Frequently Asked Questions
What is the Zero programming language?
Zero is an experimental systems programming language from Vercel Labs designed so AI agents are primary users alongside humans. It has a small, regular syntax, explicit effects via a World capability, and a compiler that emits structured JSON diagnostics and machine-readable repair plans agents can act on directly.
Who makes Zero and is it official Vercel?
Zero comes from Vercel Labs — Vercel's research arm. It's an open experiment hosted at github.com/vercel-labs/zero, not a stable Vercel product. The README explicitly calls it pre-1.0 and warns against running it in production or on sensitive data.

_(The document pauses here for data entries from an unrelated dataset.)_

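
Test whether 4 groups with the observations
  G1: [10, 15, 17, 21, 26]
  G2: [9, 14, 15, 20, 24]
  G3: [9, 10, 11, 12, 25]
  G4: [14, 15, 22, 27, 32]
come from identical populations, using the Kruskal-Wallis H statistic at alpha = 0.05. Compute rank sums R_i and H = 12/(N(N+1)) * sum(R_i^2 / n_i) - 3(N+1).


Step 1: Combine all N = 20 observations and assign midranks.
sorted (value, group, rank): (9,G2,1.5), (9,G3,1.5), (10,G1,3.5), (10,G3,3.5), (11,G3,5), (12,G3,6), (14,G2,7.5), (14,G4,7.5), (15,G1,10), (15,G2,10), (15,G4,10), (17,G1,12), (20,G2,13), (21,G1,14), (22,G4,15), (24,G2,16), (25,G3,17), (26,G1,18), (27,G4,19), (32,G4,20)
Step 2: Sum ranks within each group.
R_1 = 57.5 (n_1 = 5)
R_2 = 48 (n_2 = 5)
R_3 = 33 (n_3 = 5)
R_4 = 71.5 (n_4 = 5)
Step 3: H = 12/(N(N+1)) * sum(R_i^2/n_i) - 3(N+1)
     = 12/(20*21) * (57.5^2/5 + 48^2/5 + 33^2/5 + 71.5^2/5) - 3*21
     = 0.028571 * 2362.3 - 63
     = 4.494286.
Step 4: Ties present; correction factor C = 1 - 42/(20^3 - 20) = 0.994737. Corrected H = 4.494286 / 0.994737 = 4.518065.
Step 5: Under H0, H ~ chi^2(3); p-value = 0.210685.
Step 6: alpha = 0.05. fail to reject H0.

H = 4.5181, df = 3, p = 0.210685, fail to reject H0.


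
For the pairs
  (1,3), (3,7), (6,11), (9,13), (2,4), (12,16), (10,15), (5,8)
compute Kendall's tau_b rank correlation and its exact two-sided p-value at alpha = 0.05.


Step 1: Enumerate the 28 unordered pairs (i,j) with i<j and classify each by sign(x_j-x_i) * sign(y_j-y_i).
  (1,2):dx=+2,dy=+4->C; (1,3):dx=+5,dy=+8->C; (1,4):dx=+8,dy=+10->C; (1,5):dx=+1,dy=+1->C
  (1,6):dx=+11,dy=+13->C; (1,7):dx=+9,dy=+12->C; (1,8):dx=+4,dy=+5->C; (2,3):dx=+3,dy=+4->C
  (2,4):dx=+6,dy=+6->C; (2,5):dx=-1,dy=-3->C; (2,6):dx=+9,dy=+9->C; (2,7):dx=+7,dy=+8->C
  (2,8):dx=+2,dy=+1->C; (3,4):dx=+3,dy=+2->C; (3,5):dx=-4,dy=-7->C; (3,6):dx=+6,dy=+5->C
  (3,7):dx=+4,dy=+4->C; (3,8):dx=-1,dy=-3->C; (4,5):dx=-7,dy=-9->C; (4,6):dx=+3,dy=+3->C
  (4,7):dx=+1,dy=+2->C; (4,8):dx=-4,dy=-5->C; (5,6):dx=+10,dy=+12->C; (5,7):dx=+8,dy=+11->C
  (5,8):dx=+3,dy=+4->C; (6,7):dx=-2,dy=-1->C; (6,8):dx=-7,dy=-8->C; (7,8):dx=-5,dy=-7->C
Step 2: C = 28, D = 0, total pairs = 28.
Step 3: tau = (C - D)/(n(n-1)/2) = (28 - 0)/28 = 1.000000.
Step 4: Exact two-sided p-value (enumerate n! = 40320 permutations of y under H0): p = 0.000050.
Step 5: alpha = 0.05. reject H0.

tau_b = 1.0000 (C=28, D=0), p = 0.000050, reject H0.


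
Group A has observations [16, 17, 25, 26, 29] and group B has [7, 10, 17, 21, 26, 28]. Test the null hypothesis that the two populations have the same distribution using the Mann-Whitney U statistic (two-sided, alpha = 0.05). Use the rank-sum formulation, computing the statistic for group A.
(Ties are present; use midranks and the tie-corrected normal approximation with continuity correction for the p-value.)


Step 1: Combine and sort all 11 observations; assign midranks.
sorted (value, group): (7,Y), (10,Y), (16,X), (17,X), (17,Y), (21,Y), (25,X), (26,X), (26,Y), (28,Y), (29,X)
ranks: 7->1, 10->2, 16->3, 17->4.5, 17->4.5, 21->6, 25->7, 26->8.5, 26->8.5, 28->10, 29->11
Step 2: Rank sum for X: R1 = 3 + 4.5 + 7 + 8.5 + 11 = 34.
Step 3: U_X = R1 - n1(n1+1)/2 = 34 - 5*6/2 = 34 - 15 = 19.
       U_Y = n1*n2 - U_X = 30 - 19 = 11.
Step 4: Ties are present, so use the tie-corrected normal approximation (with continuity correction) for the p-value.
Step 5: p-value = 0.520916; compare to alpha = 0.05. fail to reject H0.

U_X = 19, p = 0.520916, fail to reject H0 at alpha = 0.05.


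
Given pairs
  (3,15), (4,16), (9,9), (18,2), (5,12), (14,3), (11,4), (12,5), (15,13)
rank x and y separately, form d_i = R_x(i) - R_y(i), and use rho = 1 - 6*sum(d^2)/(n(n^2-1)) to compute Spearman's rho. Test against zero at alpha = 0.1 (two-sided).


Step 1: Rank x and y separately (midranks; no ties here).
rank(x): 3->1, 4->2, 9->4, 18->9, 5->3, 14->7, 11->5, 12->6, 15->8
rank(y): 15->8, 16->9, 9->5, 2->1, 12->6, 3->2, 4->3, 5->4, 13->7
Step 2: d_i = R_x(i) - R_y(i); compute d_i^2.
  (1-8)^2=49, (2-9)^2=49, (4-5)^2=1, (9-1)^2=64, (3-6)^2=9, (7-2)^2=25, (5-3)^2=4, (6-4)^2=4, (8-7)^2=1
sum(d^2) = 206.
Step 3: rho = 1 - 6*206 / (9*(9^2 - 1)) = 1 - 1236/720 = -0.716667.
Step 4: Under H0, t = rho * sqrt((n-2)/(1-rho^2)) = -2.7188 ~ t(7).
Step 5: Two-sided p-value from the t-distribution with 7 df = 0.029818.
Step 6: alpha = 0.1. reject H0.

rho = -0.7167, p = 0.029818, reject H0 at alpha = 0.1.


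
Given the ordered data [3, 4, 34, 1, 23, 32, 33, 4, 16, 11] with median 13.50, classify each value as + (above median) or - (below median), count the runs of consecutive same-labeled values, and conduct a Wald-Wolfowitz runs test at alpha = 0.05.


Step 1: Compute median = 13.50; label A = above, B = below.
Labels in order: BBABAAABAB  (n_A = 5, n_B = 5)
Step 2: Count runs R = 7.
Step 3: Under H0 (random ordering), E[R] = 2*n_A*n_B/(n_A+n_B) + 1 = 2*5*5/10 + 1 = 6.0000.
        Var[R] = 2*n_A*n_B*(2*n_A*n_B - n_A - n_B) / ((n_A+n_B)^2 * (n_A+n_B-1)) = 2000/900 = 2.2222.
        SD[R] = 1.4907.
Step 4: Continuity-corrected z = (R - 0.5 - E[R]) / SD[R] = (7 - 0.5 - 6.0000) / 1.4907 = 0.3354.
Step 5: Two-sided p-value via normal approximation = 2*(1 - Phi(|z|)) = 0.737316.
Step 6: alpha = 0.05. fail to reject H0.

R = 7, z = 0.3354, p = 0.737316, fail to reject H0.


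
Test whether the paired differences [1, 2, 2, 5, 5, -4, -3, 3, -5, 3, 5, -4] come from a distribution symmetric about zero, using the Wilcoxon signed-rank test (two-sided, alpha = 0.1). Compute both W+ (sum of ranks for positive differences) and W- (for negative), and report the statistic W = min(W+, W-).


Step 1: Drop any zero differences (none here) and take |d_i|.
|d| = [1, 2, 2, 5, 5, 4, 3, 3, 5, 3, 5, 4]
Step 2: Midrank |d_i| (ties get averaged ranks).
ranks: |1|->1, |2|->2.5, |2|->2.5, |5|->10.5, |5|->10.5, |4|->7.5, |3|->5, |3|->5, |5|->10.5, |3|->5, |5|->10.5, |4|->7.5
Step 3: Attach original signs; sum ranks with positive sign and with negative sign.
W+ = 1 + 2.5 + 2.5 + 10.5 + 10.5 + 5 + 5 + 10.5 = 47.5
W- = 7.5 + 5 + 10.5 + 7.5 = 30.5
(Check: W+ + W- = 78 should equal n(n+1)/2 = 78.)
Step 4: Test statistic W = min(W+, W-) = 30.5.
Step 5: Ties in |d|, so use the tie-corrected normal approximation.
        E[W] = n(n+1)/4 = 12*13/4 = 39.
        Tie groups: |d|=2 (t=2), |d|=3 (t=3), |d|=4 (t=2), |d|=5 (t=4); sum(t^3 - t) = 96.
        Var[W] = n(n+1)(2n+1)/24 - sum(t^3-t)/48 = 3900/24 - 96/48 = 160.5.
        z = (W - E[W]) / sqrt(Var[W]) = (30.5 - 39) / 12.6689 = -0.6709.
        Two-sided p = 2*Phi(z) = 0.502261.
Step 6: alpha = 0.1. fail to reject H0.

W+ = 47.5, W- = 30.5, W = min = 30.5, p = 0.502261, fail to reject H0.


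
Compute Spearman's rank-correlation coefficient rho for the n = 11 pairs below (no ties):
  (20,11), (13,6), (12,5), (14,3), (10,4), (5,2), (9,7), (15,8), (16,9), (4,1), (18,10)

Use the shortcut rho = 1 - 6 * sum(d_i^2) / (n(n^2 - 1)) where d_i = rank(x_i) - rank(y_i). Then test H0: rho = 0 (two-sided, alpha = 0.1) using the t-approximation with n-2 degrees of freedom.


Step 1: Rank x and y separately (midranks; no ties here).
rank(x): 20->11, 13->6, 12->5, 14->7, 10->4, 5->2, 9->3, 15->8, 16->9, 4->1, 18->10
rank(y): 11->11, 6->6, 5->5, 3->3, 4->4, 2->2, 7->7, 8->8, 9->9, 1->1, 10->10
Step 2: d_i = R_x(i) - R_y(i); compute d_i^2.
  (11-11)^2=0, (6-6)^2=0, (5-5)^2=0, (7-3)^2=16, (4-4)^2=0, (2-2)^2=0, (3-7)^2=16, (8-8)^2=0, (9-9)^2=0, (1-1)^2=0, (10-10)^2=0
sum(d^2) = 32.
Step 3: rho = 1 - 6*32 / (11*(11^2 - 1)) = 1 - 192/1320 = 0.854545.
Step 4: Under H0, t = rho * sqrt((n-2)/(1-rho^2)) = 4.9360 ~ t(9).
Step 5: Two-sided p-value from the t-distribution with 9 df = 0.000807.
Step 6: alpha = 0.1. reject H0.

rho = 0.8545, p = 0.000807, reject H0 at alpha = 0.1.


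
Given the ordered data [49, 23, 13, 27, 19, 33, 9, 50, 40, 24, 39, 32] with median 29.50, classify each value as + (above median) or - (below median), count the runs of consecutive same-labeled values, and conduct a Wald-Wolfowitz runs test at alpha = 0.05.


Step 1: Compute median = 29.50; label A = above, B = below.
Labels in order: ABBBBABAABAA  (n_A = 6, n_B = 6)
Step 2: Count runs R = 7.
Step 3: Under H0 (random ordering), E[R] = 2*n_A*n_B/(n_A+n_B) + 1 = 2*6*6/12 + 1 = 7.0000.
        Var[R] = 2*n_A*n_B*(2*n_A*n_B - n_A - n_B) / ((n_A+n_B)^2 * (n_A+n_B-1)) = 4320/1584 = 2.7273.
        SD[R] = 1.6514.
Step 4: R = E[R], so z = 0 with no continuity correction.
Step 5: Two-sided p-value via normal approximation = 2*(1 - Phi(|z|)) = 1.000000.
Step 6: alpha = 0.05. fail to reject H0.

R = 7, z = 0.0000, p = 1.000000, fail to reject H0.


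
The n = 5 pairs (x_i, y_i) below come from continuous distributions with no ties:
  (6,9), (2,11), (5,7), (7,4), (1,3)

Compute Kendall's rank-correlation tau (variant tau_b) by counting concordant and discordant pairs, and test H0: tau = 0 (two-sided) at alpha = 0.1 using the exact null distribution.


Step 1: Enumerate the 10 unordered pairs (i,j) with i<j and classify each by sign(x_j-x_i) * sign(y_j-y_i).
  (1,2):dx=-4,dy=+2->D; (1,3):dx=-1,dy=-2->C; (1,4):dx=+1,dy=-5->D; (1,5):dx=-5,dy=-6->C
  (2,3):dx=+3,dy=-4->D; (2,4):dx=+5,dy=-7->D; (2,5):dx=-1,dy=-8->C; (3,4):dx=+2,dy=-3->D
  (3,5):dx=-4,dy=-4->C; (4,5):dx=-6,dy=-1->C
Step 2: C = 5, D = 5, total pairs = 10.
Step 3: tau = (C - D)/(n(n-1)/2) = (5 - 5)/10 = 0.000000.
Step 4: Exact two-sided p-value (enumerate n! = 120 permutations of y under H0): p = 1.000000.
Step 5: alpha = 0.1. fail to reject H0.

tau_b = 0.0000 (C=5, D=5), p = 1.000000, fail to reject H0.


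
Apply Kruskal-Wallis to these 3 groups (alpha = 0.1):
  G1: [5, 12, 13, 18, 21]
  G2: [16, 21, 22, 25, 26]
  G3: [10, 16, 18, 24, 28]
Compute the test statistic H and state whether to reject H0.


Step 1: Combine all N = 15 observations and assign midranks.
sorted (value, group, rank): (5,G1,1), (10,G3,2), (12,G1,3), (13,G1,4), (16,G2,5.5), (16,G3,5.5), (18,G1,7.5), (18,G3,7.5), (21,G1,9.5), (21,G2,9.5), (22,G2,11), (24,G3,12), (25,G2,13), (26,G2,14), (28,G3,15)
Step 2: Sum ranks within each group.
R_1 = 25 (n_1 = 5)
R_2 = 53 (n_2 = 5)
R_3 = 42 (n_3 = 5)
Step 3: H = 12/(N(N+1)) * sum(R_i^2/n_i) - 3(N+1)
     = 12/(15*16) * (25^2/5 + 53^2/5 + 42^2/5) - 3*16
     = 0.050000 * 1039.6 - 48
     = 3.980000.
Step 4: Ties present; correction factor C = 1 - 18/(15^3 - 15) = 0.994643. Corrected H = 3.980000 / 0.994643 = 4.001436.
Step 5: Under H0, H ~ chi^2(2); p-value = 0.135238.
Step 6: alpha = 0.1. fail to reject H0.

H = 4.0014, df = 2, p = 0.135238, fail to reject H0.


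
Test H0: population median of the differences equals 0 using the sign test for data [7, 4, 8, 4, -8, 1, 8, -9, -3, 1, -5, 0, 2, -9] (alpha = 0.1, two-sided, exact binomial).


Step 1: Discard zero differences. Original n = 14; n_eff = number of nonzero differences = 13.
Nonzero differences (with sign): +7, +4, +8, +4, -8, +1, +8, -9, -3, +1, -5, +2, -9
Step 2: Count signs: positive = 8, negative = 5.
Step 3: Under H0: P(positive) = 0.5, so the number of positives S ~ Bin(13, 0.5).
Step 4: Two-sided exact p-value = sum of Bin(13,0.5) probabilities at or below the observed probability = 0.581055.
Step 5: alpha = 0.1. fail to reject H0.

n_eff = 13, pos = 8, neg = 5, p = 0.581055, fail to reject H0.


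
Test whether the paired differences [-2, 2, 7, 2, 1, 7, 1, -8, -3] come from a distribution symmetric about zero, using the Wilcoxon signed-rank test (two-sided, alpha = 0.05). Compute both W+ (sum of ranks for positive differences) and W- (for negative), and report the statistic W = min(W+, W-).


Step 1: Drop any zero differences (none here) and take |d_i|.
|d| = [2, 2, 7, 2, 1, 7, 1, 8, 3]
Step 2: Midrank |d_i| (ties get averaged ranks).
ranks: |2|->4, |2|->4, |7|->7.5, |2|->4, |1|->1.5, |7|->7.5, |1|->1.5, |8|->9, |3|->6
Step 3: Attach original signs; sum ranks with positive sign and with negative sign.
W+ = 4 + 7.5 + 4 + 1.5 + 7.5 + 1.5 = 26
W- = 4 + 9 + 6 = 19
(Check: W+ + W- = 45 should equal n(n+1)/2 = 45.)
Step 4: Test statistic W = min(W+, W-) = 19.
Step 5: Ties in |d|, so use the tie-corrected normal approximation.
        E[W] = n(n+1)/4 = 9*10/4 = 22.5.
        Tie groups: |d|=1 (t=2), |d|=2 (t=3), |d|=7 (t=2); sum(t^3 - t) = 36.
        Var[W] = n(n+1)(2n+1)/24 - sum(t^3-t)/48 = 1710/24 - 36/48 = 70.5.
        z = (W - E[W]) / sqrt(Var[W]) = (19 - 22.5) / 8.3964 = -0.4168.
        Two-sided p = 2*Phi(z) = 0.676793.
Step 6: alpha = 0.05. fail to reject H0.

W+ = 26, W- = 19, W = min = 19, p = 0.676793, fail to reject H0.


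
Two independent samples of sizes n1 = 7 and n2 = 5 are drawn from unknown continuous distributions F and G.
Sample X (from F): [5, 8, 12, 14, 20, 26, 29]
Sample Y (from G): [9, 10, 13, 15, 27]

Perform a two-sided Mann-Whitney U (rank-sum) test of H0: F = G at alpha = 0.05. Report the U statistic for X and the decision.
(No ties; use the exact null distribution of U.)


Step 1: Combine and sort all 12 observations; assign midranks.
sorted (value, group): (5,X), (8,X), (9,Y), (10,Y), (12,X), (13,Y), (14,X), (15,Y), (20,X), (26,X), (27,Y), (29,X)
ranks: 5->1, 8->2, 9->3, 10->4, 12->5, 13->6, 14->7, 15->8, 20->9, 26->10, 27->11, 29->12
Step 2: Rank sum for X: R1 = 1 + 2 + 5 + 7 + 9 + 10 + 12 = 46.
Step 3: U_X = R1 - n1(n1+1)/2 = 46 - 7*8/2 = 46 - 28 = 18.
       U_Y = n1*n2 - U_X = 35 - 18 = 17.
Step 4: No ties, so the exact null distribution of U (based on enumerating the C(12,7) = 792 equally likely rank assignments) gives the two-sided p-value.
Step 5: p-value = 1.000000; compare to alpha = 0.05. fail to reject H0.

U_X = 18, p = 1.000000, fail to reject H0 at alpha = 0.05.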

Is Zero an 'agent language'?
Yes. The whole point of Zero is to design a language where AI agents — not just humans — can read, generate, debug, and repair code reliably. That shapes everything from the small, regular grammar down to the compiler's JSON output and stable error codes like NAM003.
What does a Zero source file look like?
Source files use the .0 extension. A minimal program looks like this: pub fun main(world: World) -> Void raises { check world.out.write("hello\n") }. The World parameter is the capability object you use to do I/O, and raises plus check make fallible operations explicit.
Is Zero ready for production?
No. Zero is pre-1.0 and explicitly experimental. The compiler, standard library, and syntax are still changing. The team recommends running it in isolated environments only — use it to learn, prototype, and give feedback, not to ship customer-facing software.